SOLO – Selama PPKM Jawa-Bali ini, omzet para pengusaha di Sidoarjo terdampak dan terancam bangkrut. Mereka pun sepakat mengadukan nasib mereka ke salah satu ulama di Kota Solo itu, Habib Hasan Mulachela, Sabtu (30/1/2021).
Perwakilan Pedagang Pasar Tradisional di Jatim, Muhammad Soleh menyebut jika PPKM membawa dampak luar biasa bagi pengusaha. Bisnis lesu di tengah pandemi sangat dirasakan selama hampir setahun ini.
“Omzetnya sebagian besar anjlok dan ada yang sudah gulung tikar,” kata Sholeh, yang dikutip dari Channel Youtube Peristiwa Kota Solo.

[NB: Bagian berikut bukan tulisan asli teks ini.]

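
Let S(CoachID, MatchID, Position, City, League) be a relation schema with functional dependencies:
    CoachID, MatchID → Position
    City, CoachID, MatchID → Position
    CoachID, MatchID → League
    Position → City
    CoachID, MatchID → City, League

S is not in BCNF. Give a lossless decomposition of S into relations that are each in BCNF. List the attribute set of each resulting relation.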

Soleh memaparkan, omzet para penjual turun hingga 90 persen selama pandemi ini. Ditambah adanya PPKM Jawa-Bali semakin memperburuk keadaan para pedagang di Jawa Timur, khususnya di Sidoarjo.
“Saya mewakili 24 ribu pedagang di Sidoarjo Jawa Timur, omzet merosot hingga 90 persen. Kalau ada barang yang laku, itupun hanya bisa untuk kehidupan sehari-hari, tidak bisa lagi untuk kulakan. Ini kondisi berat yang kami hadapi di masa PPKM,” tegas Soleh.
Sholeh berharap Habib Hasan bisa berkomunikasi dengan pemerintah sehingga mendapatkan solusi atas permasalahan-permasalahan yang terjadi masyarakat bawah. Menurutnya, kalau terus menerus seperti ini, apa tidak nanti gulung tikar.
“Sebelum jauh, kami berinisiatif untuk mencari solusi dengan bertemu Habib Hasan sebagai ulama agar masalah ini bisa disampaikan ke Gubernur, Bupati, DPRD, untuk memberikan solusi,” tambah pedagang busana muslim di Pasar Krian.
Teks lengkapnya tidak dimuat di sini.